Yaşam sürekli yayın halinde bir radyo kanalı gibi. Bizler alıcılarımızı bu yayın frekansına ayarladığımızda yaratıcı gücü çok net duyarız ve hissederiz. Frekans hiç kesilmez sadece bizlerin yayınla bağlantısı kesilebilir. Enerjimiz düştüğünde, kendimizi nasıl besleyeceğimizi ve şarj edeceğimizi bilmediğimizde, zihnimiz bulanık, bedensel ve psikolojik sağlığımız kötü olduğunda bağlantımız zayıflar ya da kopar. İhtiyacımız olan kendimizin ve alıcılarımızın çekim gücünü artırmak. Ne zaman ki yayın netleşecek sonraki adımlar daha kolaylaşacak.

Eğer sizin GSM operatörünüz olsaydım biz yayındayız derdim, bağlanabilirsiniz. Hem de kime ve neye isterseniz. Yaşama güvenin, inanın o cep telefonlarımızdan ve bütün bu teknik altyapıların sunacağından daha kudretli. Ve sizler de elinizde tuttuğunuz ufak ışıklı kutulardan kudretlisiniz.

Şimdi, bir karar verin ve kendiniz hariç herşeye atfettiğiniz gücü geri alın.

“Ben yaratabilirim.”

Ve hayal etmeye başlayın, ne istiyorsunuz? Kendinizle ilgili birşey değiştirecek olsaydınız ilk neyi değiştirirdiniz? Ailenizde, çevenizde, dünyada nelerin değişmesini isterdiniz?

Yaratıcı gücü kullanmak önce inanç isteyecek, sonra deneyim ve bolca pratik… Bahçeyi düşünün ve bitkilerin büyümesi için zaman gerektiğini unutmayın. Tohumları ektikten sonra beklemeyi öğrenmek gerek. Burada zorlama olmaz, hiçbir ağacı çekiştirerek vaktinden önce yeşertemezsiniz. Hayal gücünüzün ürettiği tohumların büyüme zamanı belirsiz gibi gözükür önce ve bu sabırsızlık, inançsızlık yaratır. Deneyim kazandıkça büyüme hızlarını, hangi mevsimin iyi geldiğini ve gereken diğer herşeyi öğreneceksiniz. Öğrenme sürecinize saygı ve sevgi gösterin.

Büyücü Merlin kendi gücünden korkup sıradan bir insan olmaya çalıştığında, şövalyeler ona “Neden?” diye sorarlar. “Çünkü” der “yaptığım şey başka birine kötülük olabilir”.

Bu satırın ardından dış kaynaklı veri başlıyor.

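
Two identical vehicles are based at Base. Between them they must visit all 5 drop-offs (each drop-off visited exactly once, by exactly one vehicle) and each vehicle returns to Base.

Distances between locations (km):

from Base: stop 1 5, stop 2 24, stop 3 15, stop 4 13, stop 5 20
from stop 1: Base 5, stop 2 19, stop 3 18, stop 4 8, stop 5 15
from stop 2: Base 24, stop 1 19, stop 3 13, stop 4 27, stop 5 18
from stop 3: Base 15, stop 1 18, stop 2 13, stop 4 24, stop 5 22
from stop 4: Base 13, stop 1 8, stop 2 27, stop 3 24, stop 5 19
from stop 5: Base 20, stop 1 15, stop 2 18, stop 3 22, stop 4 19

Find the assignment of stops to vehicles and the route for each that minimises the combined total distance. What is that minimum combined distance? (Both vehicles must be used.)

88 km — the smallest possible combined total.

Check every non-empty split of the stops between the two vehicles; for each half take its own optimal tour:
  {stop 1} + {stop 2, stop 3, stop 4, stop 5}: 10 + 78 = 88
  {stop 2} + {stop 1, stop 3, stop 4, stop 5}: 48 + 69 = 117
  {stop 1, stop 2} + {stop 3, stop 4, stop 5}: 48 + 69 = 117
  {stop 3} + {stop 1, stop 2, stop 4, stop 5}: 30 + 74 = 104
  {stop 1, stop 3} + {stop 2, stop 4, stop 5}: 38 + 74 = 112
  {stop 2, stop 3} + {stop 1, stop 4, stop 5}: 52 + 52 = 104
  … (15 splits in total)
Best: vehicle 1 Base → stop 1 → Base = 10; vehicle 2 Base → stop 3 → stop 2 → stop 5 → stop 4 → Base = 78; combined 88.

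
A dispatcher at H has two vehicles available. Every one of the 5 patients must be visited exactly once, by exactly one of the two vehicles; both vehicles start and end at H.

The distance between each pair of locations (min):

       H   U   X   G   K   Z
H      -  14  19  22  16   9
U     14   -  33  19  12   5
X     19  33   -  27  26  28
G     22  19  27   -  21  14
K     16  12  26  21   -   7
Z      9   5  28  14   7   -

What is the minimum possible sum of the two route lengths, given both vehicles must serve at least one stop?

107 min — the smallest possible combined total.

Try each way of splitting the stops between the two vehicles (each non-empty) and, for each split, find the best tour for each vehicle:
  {U} + {X, G, K, Z}: 28 + 83 = 111
  {X} + {U, G, K, Z}: 38 + 69 = 107
  {U, X} + {G, K, Z}: 66 + 59 = 125
  {G} + {U, X, K, Z}: 44 + 71 = 115
  {U, G} + {X, K, Z}: 55 + 61 = 116
  {X, G} + {U, K, Z}: 68 + 42 = 110
  … (15 splits in total)
Best: vehicle 1 H → X → H = 38; vehicle 2 H → U → K → Z → G → H = 69; combined 107.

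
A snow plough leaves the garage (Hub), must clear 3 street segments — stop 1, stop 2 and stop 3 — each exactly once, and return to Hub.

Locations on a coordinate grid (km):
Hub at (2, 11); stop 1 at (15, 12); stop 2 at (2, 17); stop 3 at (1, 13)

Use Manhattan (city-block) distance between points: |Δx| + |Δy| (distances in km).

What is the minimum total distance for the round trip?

With 3 stops there are 3!/2 = 3 distinct round trips (a route and its reverse cost the same).
Hub → stop 1 → stop 2 → stop 3 → Hub: 14+18+5+3 = 40
Hub → stop 1 → stop 3 → stop 2 → Hub: 14+15+5+6 = 40
Hub → stop 2 → stop 1 → stop 3 → Hub: 6+18+15+3 = 42
The minimum is 40.
One optimal route: Hub → stop 1 → stop 2 → stop 3 → Hub (or its reverse).

Minimum total distance: 40 km.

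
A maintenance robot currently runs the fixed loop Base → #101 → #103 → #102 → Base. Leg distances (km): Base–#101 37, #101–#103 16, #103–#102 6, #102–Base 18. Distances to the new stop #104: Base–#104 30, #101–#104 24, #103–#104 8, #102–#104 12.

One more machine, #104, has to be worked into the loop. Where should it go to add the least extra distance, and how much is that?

Minimum extra distance: 14 km, inserting #104 between #103 and #102.

Insertion cost between consecutive stops i–j is d(i,#104) + d(#104,j) − d(i,j):
  between Base and #101: 30 + 24 − 37 = 17
  between #101 and #103: 24 + 8 − 16 = 16
  between #103 and #102: 8 + 12 − 6 = 14
  between #102 and Base: 12 + 30 − 18 = 24
Cheapest insertion is between #103 and #102, adding 14.
New total = 77 + 14 = 91.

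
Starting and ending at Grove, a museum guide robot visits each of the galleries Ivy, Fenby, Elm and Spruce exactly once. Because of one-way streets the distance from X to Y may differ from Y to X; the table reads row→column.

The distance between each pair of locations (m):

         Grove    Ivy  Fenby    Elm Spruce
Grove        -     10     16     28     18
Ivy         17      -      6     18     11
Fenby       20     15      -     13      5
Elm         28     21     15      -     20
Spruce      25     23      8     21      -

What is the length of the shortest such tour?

Grove - Ivy - Fenby - Elm - Spruce - Grove: 10+6+13+20+25 = 74
Grove - Ivy - Fenby - Spruce - Elm - Grove: 10+6+5+21+28 = 70
Grove - Ivy - Elm - Fenby - Spruce - Grove: 10+18+15+5+25 = 73
Grove - Ivy - Elm - Spruce - Fenby - Grove: 10+18+20+8+20 = 76
Grove - Ivy - Spruce - Fenby - Elm - Grove: 10+11+8+13+28 = 70
Grove - Ivy - Spruce - Elm - Fenby - Grove: 10+11+21+15+20 = 77
Grove - Fenby - Ivy - Elm - Spruce - Grove: 16+15+18+20+25 = 94
Grove - Fenby - Ivy - Spruce - Elm - Grove: 16+15+11+21+28 = 91
Grove - Fenby - Elm - Ivy - Spruce - Grove: 16+13+21+11+25 = 86
Grove - Fenby - Elm - Spruce - Ivy - Grove: 16+13+20+23+17 = 89
Grove - Fenby - Spruce - Ivy - Elm - Grove: 16+5+23+18+28 = 90
Grove - Fenby - Spruce - Elm - Ivy - Grove: 16+5+21+21+17 = 80
Grove - Elm - Ivy - Fenby - Spruce - Grove: 28+21+6+5+25 = 85
Grove - Elm - Ivy - Spruce - Fenby - Grove: 28+21+11+8+20 = 88
… (10 more)
The minimum is 70.
One optimal route: Grove → Ivy → Fenby → Spruce → Elm → Grove.

70 m — the shortest possible round trip.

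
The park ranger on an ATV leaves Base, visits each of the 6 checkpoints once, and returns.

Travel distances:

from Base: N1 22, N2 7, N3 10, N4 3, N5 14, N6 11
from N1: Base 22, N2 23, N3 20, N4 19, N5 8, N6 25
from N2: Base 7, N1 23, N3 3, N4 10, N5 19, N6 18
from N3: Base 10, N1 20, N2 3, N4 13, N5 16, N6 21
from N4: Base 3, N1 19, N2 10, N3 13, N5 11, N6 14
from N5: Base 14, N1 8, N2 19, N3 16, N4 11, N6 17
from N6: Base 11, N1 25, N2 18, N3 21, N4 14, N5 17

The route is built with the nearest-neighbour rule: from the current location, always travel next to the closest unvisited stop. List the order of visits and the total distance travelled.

76 along Base → N4 → N2 → N3 → N5 → N1 → N6 → Base.

From Base: distances to unvisited — N4=3, N2=7, N3=10, N6=11, N5=14, N1=22. Nearest is N4 (3).
From N4: distances to unvisited — N2=10, N5=11, N3=13, N6=14, N1=19. Nearest is N2 (10).
From N2: distances to unvisited — N3=3, N6=18, N5=19, N1=23. Nearest is N3 (3).
From N3: distances to unvisited — N5=16, N1=20, N6=21. Nearest is N5 (16).
From N5: distances to unvisited — N1=8, N6=17. Nearest is N1 (8).
From N1: distances to unvisited — N6=25. Nearest is N6 (25).
Return N6→Base: 11.
Total = 3 + 10 + 3 + 16 + 8 + 25 + 11 = 76.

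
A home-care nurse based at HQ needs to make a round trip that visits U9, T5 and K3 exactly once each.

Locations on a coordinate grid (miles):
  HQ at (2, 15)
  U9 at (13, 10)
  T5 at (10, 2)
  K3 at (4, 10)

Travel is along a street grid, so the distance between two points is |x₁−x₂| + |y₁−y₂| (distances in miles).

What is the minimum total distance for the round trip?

Shortest round trip = 48 miles.

There are 3 distinct closed tours to check (reversals are equivalent).
HQ→U9→T5→K3→HQ: 16+11+14+7 = 48
HQ→U9→K3→T5→HQ: 16+9+14+21 = 60
HQ→T5→U9→K3→HQ: 21+11+9+7 = 48
The minimum is 48.
One optimal route: HQ → U9 → T5 → K3 → HQ (or its reverse).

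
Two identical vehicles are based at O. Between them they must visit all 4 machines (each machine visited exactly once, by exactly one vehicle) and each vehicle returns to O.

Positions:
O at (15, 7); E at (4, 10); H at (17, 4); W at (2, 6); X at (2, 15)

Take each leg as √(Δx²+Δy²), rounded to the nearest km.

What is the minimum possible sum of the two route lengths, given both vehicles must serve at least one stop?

45 km — the smallest possible combined total.

Check every non-empty split of the stops between the two vehicles; for each half take its own optimal tour:
  {E} + {H, W, X}: 22 + 43 = 65
  {H} + {E, W, X}: 8 + 37 = 45
  {E, H} + {W, X}: 29 + 37 = 66
  {W} + {E, H, X}: 26 + 38 = 64
  {E, W} + {H, X}: 28 + 38 = 66
  {H, W} + {E, X}: 32 + 31 = 63
  … (7 splits in total)
Best: vehicle 1 O → H → O = 8; vehicle 2 O → W → E → X → O = 37; combined 45.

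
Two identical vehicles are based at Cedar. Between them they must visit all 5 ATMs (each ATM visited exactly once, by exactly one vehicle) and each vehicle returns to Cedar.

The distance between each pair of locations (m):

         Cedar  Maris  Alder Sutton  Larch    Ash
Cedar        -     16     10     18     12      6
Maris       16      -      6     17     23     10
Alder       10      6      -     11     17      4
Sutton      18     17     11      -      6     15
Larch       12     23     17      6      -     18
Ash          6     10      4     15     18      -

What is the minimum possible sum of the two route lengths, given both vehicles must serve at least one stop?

There are 2^4 − 1 = 15 ways to divide the 5 stops into two non-empty groups. For each, the best each vehicle can do is its own shortest tour through its group:
  {Maris} + {Alder, Sutton, Larch, Ash}: 32 + 39 = 71
  {Alder} + {Maris, Sutton, Larch, Ash}: 20 + 51 = 71
  {Maris, Alder} + {Sutton, Larch, Ash}: 32 + 39 = 71
  {Sutton} + {Maris, Alder, Larch, Ash}: 36 + 51 = 87
  {Maris, Sutton} + {Alder, Larch, Ash}: 51 + 39 = 90
  {Alder, Sutton} + {Maris, Larch, Ash}: 39 + 51 = 90
  … (15 splits in total)
  {Maris, Alder, Sutton, Larch} + {Ash}: 51 + 12 = 63  ← best
Best: vehicle 1 Cedar → Maris → Alder → Sutton → Larch → Cedar = 51; vehicle 2 Cedar → Ash → Cedar = 12; combined 63.

63 m — the smallest possible combined total.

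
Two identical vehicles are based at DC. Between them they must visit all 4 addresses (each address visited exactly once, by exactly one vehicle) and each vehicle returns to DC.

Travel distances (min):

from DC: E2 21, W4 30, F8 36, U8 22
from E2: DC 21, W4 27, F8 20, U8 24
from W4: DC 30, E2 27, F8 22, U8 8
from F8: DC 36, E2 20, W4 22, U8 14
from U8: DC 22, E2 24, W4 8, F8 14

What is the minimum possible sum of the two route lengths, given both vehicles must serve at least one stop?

130 min — the smallest possible combined total.

Check every non-empty split of the stops between the two vehicles; for each half take its own optimal tour:
  {E2} + {W4, F8, U8}: 42 + 88 = 130
  {W4} + {E2, F8, U8}: 60 + 77 = 137
  {E2, W4} + {F8, U8}: 78 + 72 = 150
  {F8} + {E2, W4, U8}: 72 + 78 = 150
  {E2, F8} + {W4, U8}: 77 + 60 = 137
  {W4, F8} + {E2, U8}: 88 + 67 = 155
  … (7 splits in total)
Best: vehicle 1 DC → E2 → DC = 42; vehicle 2 DC → W4 → F8 → U8 → DC = 88; combined 130.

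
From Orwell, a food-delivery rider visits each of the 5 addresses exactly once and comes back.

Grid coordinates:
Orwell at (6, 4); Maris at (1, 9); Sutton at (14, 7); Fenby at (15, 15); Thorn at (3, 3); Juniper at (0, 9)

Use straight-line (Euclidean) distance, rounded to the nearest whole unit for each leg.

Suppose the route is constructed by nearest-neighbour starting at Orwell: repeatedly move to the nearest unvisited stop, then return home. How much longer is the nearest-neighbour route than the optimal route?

Orwell: Thorn=3, Maris=7, Juniper=8, Sutton=9, Fenby=14 ⇒ Thorn
Thorn: Maris=6, Juniper=7, Sutton=12, Fenby=17 ⇒ Maris
Maris: Juniper=1, Sutton=13, Fenby=15 ⇒ Juniper
Juniper: Sutton=14, Fenby=16 ⇒ Sutton
Sutton: Fenby=8 ⇒ Fenby
NN route Orwell → Thorn → Maris → Juniper → Sutton → Fenby → Orwell costs 46.
Optimal: Orwell → Sutton → Fenby → Maris → Juniper → Thorn → Orwell costs 43 (by enumerating all 60 distinct tours).
Excess = 46 − 43 = 3.

Excess over optimum: 3.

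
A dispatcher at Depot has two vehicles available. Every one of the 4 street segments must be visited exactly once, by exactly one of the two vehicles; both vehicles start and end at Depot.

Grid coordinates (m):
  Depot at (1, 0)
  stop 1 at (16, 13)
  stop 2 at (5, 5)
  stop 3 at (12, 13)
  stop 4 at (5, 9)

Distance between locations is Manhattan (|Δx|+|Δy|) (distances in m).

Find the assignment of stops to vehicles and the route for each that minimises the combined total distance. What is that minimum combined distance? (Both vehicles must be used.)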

Yaratıcı gücün ikilemi burada. Bizler kaçınılmaz bir şekilde artık gücümüzü keşfedip kullanacağız. Ufak denemelerle başladığımız bu pratik dönemi paralelinde başka bir yolculuk isteyecek bizden…

Erdemli olmanın yoluna girdiğinizde yarattığınız herşeyin içinde iyilik olmasını isteyin.

Evet, vakit geldi, şimdi uygulama zamanı. İhtiyacını duyduğunuz herşey içinizde. Yaşama ve kendinize güvenin. Tek yapmanız gereken gücün kendini göstermesine izin vermek. İnanın eğer desteğe ihtiyacınız varsa bu öğrenme sürecinde mutlaka gelecektir. Ve unutmayın, var olmayacak birşeyi hayal edemezsiniz, sizler evren ile birsiniz.